I’ve been working recently on a benchmark, to try and see how to get the most performance from the Dark backend. I’ve reimplemented the core of Dark in various languages and web frameworks, notably in OCaml, F# and Rust.
As a reminder, Dark is a language and platform for building backend web services and APIs. Implementation-wise, it’s basically an interpreter hooked to a webserver and a DB. The language is a statically-typed functional, immutable language which is garbage collected.
Dark users can write arbitrary code that runs on our server, including making HTTP calls to slow and badly-behaving 3rd-party web servers. This means we need to efficiently support both computation and IO on the server. This benchmark is meant to measure that.
FuzzBuzz is a well-known interview question, that may or may not have been appropriate in a bygone era, but that remains in existence today due to interviews that have not moved on. It asks you to list 100 numbers, and if they are divisible by 3 or 5 you print “fizz” or “buzz” respectively.
FizzBoom is the same benchmark, except instead of printing “fizzbuzz” when a number is divisible by both 3 and 5, you instead make a HTTP call to a local server which takes 1 second to respond. Here’s what this looks like in Dark:
let range = List::range 1 100 List.map range \i -> if i % 15 == 0 then HttpClient::get "http://localhost:8000/delay/1" else if i % 3 == 0 then "Fizz" else if i % 5 == 0 then "Buzz" else toString i
Typically, someone builds benchmarks and then releases them to the wild. Invariably, they’ve overlooked something, and hordes of language advocates decry how it’s unfair. To avoid this unfairness, I’d like to create an opportunity for language advocates to improve the benchmarks before I release them. I’ll discuss the goals of this below, but feel free to jump right to the issues if you prefer.

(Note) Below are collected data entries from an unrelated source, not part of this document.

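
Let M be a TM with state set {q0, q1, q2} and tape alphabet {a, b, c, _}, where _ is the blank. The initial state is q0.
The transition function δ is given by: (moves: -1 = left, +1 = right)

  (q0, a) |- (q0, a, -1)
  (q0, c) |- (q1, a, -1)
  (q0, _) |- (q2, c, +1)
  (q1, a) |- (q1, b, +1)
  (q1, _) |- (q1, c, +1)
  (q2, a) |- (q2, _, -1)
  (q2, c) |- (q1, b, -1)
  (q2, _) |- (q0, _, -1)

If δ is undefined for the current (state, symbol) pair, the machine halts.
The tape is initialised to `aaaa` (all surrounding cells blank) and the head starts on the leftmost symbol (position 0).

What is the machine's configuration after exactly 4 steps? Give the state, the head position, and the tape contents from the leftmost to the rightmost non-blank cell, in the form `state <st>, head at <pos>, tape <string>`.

state q1, head at -2, tape b_aaa

state=q0 head=0 tape=__[a]aaa   (q0,a)→(q0,a,-1)
state=q0 head=-1 tape=_[_]aaaa   (q0,_)→(q2,c,+1)
state=q2 head=0 tape=_c[a]aaa   (q2,a)→(q2,_,-1)
state=q2 head=-1 tape=_[c]_aaa   (q2,c)→(q1,b,-1)
state=q1 head=-2 tape=[_]b_aaa
After 4 steps: state q1, head at -2, tape b_aaa.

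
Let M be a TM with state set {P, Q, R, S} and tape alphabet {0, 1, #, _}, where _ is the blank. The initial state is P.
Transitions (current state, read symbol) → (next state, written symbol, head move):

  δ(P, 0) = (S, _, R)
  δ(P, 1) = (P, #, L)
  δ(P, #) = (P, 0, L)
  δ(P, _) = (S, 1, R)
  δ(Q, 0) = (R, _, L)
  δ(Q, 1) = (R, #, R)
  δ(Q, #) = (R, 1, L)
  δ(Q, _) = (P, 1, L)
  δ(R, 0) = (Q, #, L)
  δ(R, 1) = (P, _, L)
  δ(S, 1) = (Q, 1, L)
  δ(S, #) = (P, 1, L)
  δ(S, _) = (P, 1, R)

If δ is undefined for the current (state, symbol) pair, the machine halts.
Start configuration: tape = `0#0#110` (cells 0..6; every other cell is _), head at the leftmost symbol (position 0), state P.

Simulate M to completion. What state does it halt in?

P | _[0]#0#110   read 0 → write _, move R, go to S
S | __[#]0#110   read # → write 1, move L, go to P
P | _[_]10#110   read _ → write 1, move R, go to S
S | _1[1]0#110   read 1 → write 1, move L, go to Q
Q | _[1]10#110   read 1 → write #, move R, go to R
R | _#[1]0#110   read 1 → write _, move L, go to P
P | _[#]_0#110   read # → write 0, move L, go to P
P | [_]0_0#110   read _ → write 1, move R, go to S
S | 1[0]_0#110
No transition is defined for (S, 0); M halts in state S.

S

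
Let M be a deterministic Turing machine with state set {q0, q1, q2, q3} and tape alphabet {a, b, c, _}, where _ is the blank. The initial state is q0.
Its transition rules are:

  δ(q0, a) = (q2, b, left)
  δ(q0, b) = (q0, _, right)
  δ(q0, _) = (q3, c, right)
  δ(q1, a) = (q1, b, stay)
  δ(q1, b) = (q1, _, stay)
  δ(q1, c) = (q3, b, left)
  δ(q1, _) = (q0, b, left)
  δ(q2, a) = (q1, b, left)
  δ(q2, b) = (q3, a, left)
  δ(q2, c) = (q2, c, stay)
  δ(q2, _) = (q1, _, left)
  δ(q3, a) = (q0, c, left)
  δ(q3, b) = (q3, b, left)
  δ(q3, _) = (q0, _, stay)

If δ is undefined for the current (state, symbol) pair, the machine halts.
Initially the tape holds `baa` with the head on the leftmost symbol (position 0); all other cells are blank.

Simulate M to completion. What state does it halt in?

q3

state=q0 head=0 tape=__[b]aa   (q0,b)→(q0,_,right)
state=q0 head=1 tape=___[a]a   (q0,a)→(q2,b,left)
state=q2 head=0 tape=__[_]ba   (q2,_)→(q1,_,left)
state=q1 head=-1 tape=_[_]_ba   (q1,_)→(q0,b,left)
state=q0 head=-2 tape=[_]b_ba   (q0,_)→(q3,c,right)
state=q3 head=-1 tape=c[b]_ba   (q3,b)→(q3,b,left)
state=q3 head=-2 tape=[c]b_ba
No transition is defined for (q3, c); M halts in state q3.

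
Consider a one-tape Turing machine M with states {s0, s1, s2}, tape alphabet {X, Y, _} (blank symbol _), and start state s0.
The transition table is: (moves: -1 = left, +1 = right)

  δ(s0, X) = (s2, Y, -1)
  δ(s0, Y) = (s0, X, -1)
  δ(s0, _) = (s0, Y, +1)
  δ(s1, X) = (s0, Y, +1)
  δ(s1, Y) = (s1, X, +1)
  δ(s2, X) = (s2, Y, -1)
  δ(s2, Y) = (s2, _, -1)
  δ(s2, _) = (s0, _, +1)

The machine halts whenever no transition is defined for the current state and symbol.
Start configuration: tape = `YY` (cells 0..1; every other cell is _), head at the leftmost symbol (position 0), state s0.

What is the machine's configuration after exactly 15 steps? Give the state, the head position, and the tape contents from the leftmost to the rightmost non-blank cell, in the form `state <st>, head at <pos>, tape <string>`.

state s0, head at -3, tape XXXY

s0 | ___[Y]Y   read Y → write X, move -1, go to s0
s0 | __[_]XY   read _ → write Y, move +1, go to s0
s0 | __Y[X]Y   read X → write Y, move -1, go to s2
s2 | __[Y]YY   read Y → write _, move -1, go to s2
s2 | _[_]_YY   read _ → write _, move +1, go to s0
s0 | __[_]YY   read _ → write Y, move +1, go to s0
s0 | __Y[Y]Y   read Y → write X, move -1, go to s0
s0 | __[Y]XY   read Y → write X, move -1, go to s0
s0 | _[_]XXY   read _ → write Y, move +1, go to s0
s0 | _Y[X]XY   read X → write Y, move -1, go to s2
s2 | _[Y]YXY   read Y → write _, move -1, go to s2
s2 | [_]_YXY   read _ → write _, move +1, go to s0
s0 | _[_]YXY   read _ → write Y, move +1, go to s0
s0 | _Y[Y]XY   read Y → write X, move -1, go to s0
s0 | _[Y]XXY   read Y → write X, move -1, go to s0
s0 | [_]XXXY
After 15 steps: state s0, head at -3, tape XXXY.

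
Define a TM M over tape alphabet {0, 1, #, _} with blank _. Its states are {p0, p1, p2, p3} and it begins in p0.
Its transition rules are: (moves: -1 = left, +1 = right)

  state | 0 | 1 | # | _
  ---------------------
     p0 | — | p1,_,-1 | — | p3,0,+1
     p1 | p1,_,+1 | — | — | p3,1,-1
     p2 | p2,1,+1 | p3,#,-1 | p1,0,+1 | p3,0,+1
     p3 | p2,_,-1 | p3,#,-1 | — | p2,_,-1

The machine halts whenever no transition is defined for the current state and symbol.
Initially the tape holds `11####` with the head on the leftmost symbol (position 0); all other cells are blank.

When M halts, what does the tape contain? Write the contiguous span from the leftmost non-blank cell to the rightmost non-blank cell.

10#_#_1####

state=p0 head=0 tape=_____[1]1####   (p0,1)→(p1,_,-1)
state=p1 head=-1 tape=____[_]_1####   (p1,_)→(p3,1,-1)
state=p3 head=-2 tape=___[_]1_1####   (p3,_)→(p2,_,-1)
state=p2 head=-3 tape=__[_]_1_1####   (p2,_)→(p3,0,+1)
state=p3 head=-2 tape=__0[_]1_1####   (p3,_)→(p2,_,-1)
state=p2 head=-3 tape=__[0]_1_1####   (p2,0)→(p2,1,+1)
state=p2 head=-2 tape=__1[_]1_1####   (p2,_)→(p3,0,+1)
state=p3 head=-1 tape=__10[1]_1####   (p3,1)→(p3,#,-1)
state=p3 head=-2 tape=__1[0]#_1####   (p3,0)→(p2,_,-1)
state=p2 head=-3 tape=__[1]_#_1####   (p2,1)→(p3,#,-1)
state=p3 head=-4 tape=_[_]#_#_1####   (p3,_)→(p2,_,-1)
state=p2 head=-5 tape=[_]_#_#_1####   (p2,_)→(p3,0,+1)
state=p3 head=-4 tape=0[_]#_#_1####   (p3,_)→(p2,_,-1)
state=p2 head=-5 tape=[0]_#_#_1####   (p2,0)→(p2,1,+1)
state=p2 head=-4 tape=1[_]#_#_1####   (p2,_)→(p3,0,+1)
state=p3 head=-3 tape=10[#]_#_1####
The non-blank tape span at halt is 10#_#_1####.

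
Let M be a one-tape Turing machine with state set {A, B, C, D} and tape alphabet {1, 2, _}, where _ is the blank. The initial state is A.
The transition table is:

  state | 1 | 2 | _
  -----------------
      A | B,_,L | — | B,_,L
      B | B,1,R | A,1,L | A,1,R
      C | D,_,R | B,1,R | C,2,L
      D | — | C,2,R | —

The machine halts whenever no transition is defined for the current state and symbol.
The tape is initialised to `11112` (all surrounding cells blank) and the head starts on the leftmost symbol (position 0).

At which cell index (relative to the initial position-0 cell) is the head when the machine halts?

A | _[1]1112   read 1 → write _, move L, go to B
B | [_]_1112   read _ → write 1, move R, go to A
A | 1[_]1112   read _ → write _, move L, go to B
B | [1]_1112   read 1 → write 1, move R, go to B
B | 1[_]1112   read _ → write 1, move R, go to A
A | 11[1]112   read 1 → write _, move L, go to B
B | 1[1]_112   read 1 → write 1, move R, go to B
B | 11[_]112   read _ → write 1, move R, go to A
A | 111[1]12   read 1 → write _, move L, go to B
B | 11[1]_12   read 1 → write 1, move R, go to B
B | 111[_]12   read _ → write 1, move R, go to A
A | 1111[1]2   read 1 → write _, move L, go to B
B | 111[1]_2   read 1 → write 1, move R, go to B
B | 1111[_]2   read _ → write 1, move R, go to A
A | 11111[2]
At halt the head is at cell 4.

4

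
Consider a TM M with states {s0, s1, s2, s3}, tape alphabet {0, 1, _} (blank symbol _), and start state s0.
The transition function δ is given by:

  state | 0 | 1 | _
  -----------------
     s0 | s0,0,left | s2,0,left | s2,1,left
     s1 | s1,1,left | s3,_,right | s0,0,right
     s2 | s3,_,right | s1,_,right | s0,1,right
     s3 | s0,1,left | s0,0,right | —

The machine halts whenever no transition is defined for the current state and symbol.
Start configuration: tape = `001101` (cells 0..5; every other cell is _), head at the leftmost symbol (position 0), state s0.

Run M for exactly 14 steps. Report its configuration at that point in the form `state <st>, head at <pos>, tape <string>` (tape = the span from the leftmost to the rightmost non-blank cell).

state s1, head at -2, tape 01001101

state=s0 head=0 tape=___[0]01101   (s0,0)→(s0,0,left)
state=s0 head=-1 tape=__[_]001101   (s0,_)→(s2,1,left)
state=s2 head=-2 tape=_[_]1001101   (s2,_)→(s0,1,right)
state=s0 head=-1 tape=_1[1]001101   (s0,1)→(s2,0,left)
state=s2 head=-2 tape=_[1]0001101   (s2,1)→(s1,_,right)
state=s1 head=-1 tape=__[0]001101   (s1,0)→(s1,1,left)
state=s1 head=-2 tape=_[_]1001101   (s1,_)→(s0,0,right)
state=s0 head=-1 tape=_0[1]001101   (s0,1)→(s2,0,left)
state=s2 head=-2 tape=_[0]0001101   (s2,0)→(s3,_,right)
state=s3 head=-1 tape=__[0]001101   (s3,0)→(s0,1,left)
state=s0 head=-2 tape=_[_]1001101   (s0,_)→(s2,1,left)
state=s2 head=-3 tape=[_]11001101   (s2,_)→(s0,1,right)
state=s0 head=-2 tape=1[1]1001101   (s0,1)→(s2,0,left)
state=s2 head=-3 tape=[1]01001101   (s2,1)→(s1,_,right)
state=s1 head=-2 tape=_[0]1001101
After 14 steps: state s1, head at -2, tape 01001101.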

The benchmark measures two numbers, calculated using wrk:
- requests per second for HTTP calls to /fizzbuzz, which returns FuzzBuzz as JSON
- requests per second for HTTP calls to /fuzzboom, which return FizzBoom as JSON.
Benchmark name Req/s --------------------------------------------------------- fsharp-giraffe: 24962.95 fsharp-giraffe-async: 19476.78 fsharp-suave-async: 1147.71 fsharp-suave-partial-async: Skipping broken benchmark ocaml-httpaf: 14034.62 ocaml-httpaf-lwt: 14158.74 rust-hyper: 15985.69 rust-hyper-async: Skipping broken benchmark
However, it also shows that we’re not doing async right on any platform — FizzBoom languishes at 1 req/s on all platforms. Obviously, this is because the code I wrote doesn’t work, and is not actually a reflection on the languages and frameworks.
Benchmark name Req/s -------------------------------------------------------- fsharp-giraffe: 1.00 fsharp-giraffe-async: 8.99 fsharp-suave-async: 1.00 fsharp-suave-partial-async: Skipping broken benchmark ocaml-httpaf: 0.10 ocaml-httpaf-lwt: 0.10 rust-hyper: Invalid fizzboom output rust-hyper-async: Skipping broken benchmark
If you’re worried about your language doing well in the benchmark, or are simply looking to help, there are a number of things you can do:
optimize your language’s web server: I may have used a poorly performing web server, have it in a poor configuration, or have hooked things up poorly
fix your language’s async benchmark: when making a HTTP call to a 3rd-party webserver, the server should free the CPU to handle other requests while the IO is running. I don’t have that working correctly in any language yet (unsure why this isn’t trivial in all platforms, but there we are)
optimize your language’s build performance: fix the build settings so that it’s being optimized to the best of its ability.
I’m also interested, but very cautiously, in improving the implementation of the interpreters. The prime directive for the interpreters is that they’re easy to modify and extend: Dark is a language going under much change, so rewriting the interpreters with a JIT, or assembly, or peephole optimizations, is not something I’m interested in. But small implementation changes that have big wins are valuable, whether they’re applicable to all languages or show off specific features of your favorite language. All the same, I’m going to be quite conservative on this, I don’t want to turn this into a game where we write non-idiomatic code to squeeze out a win that no-one would want to maintain.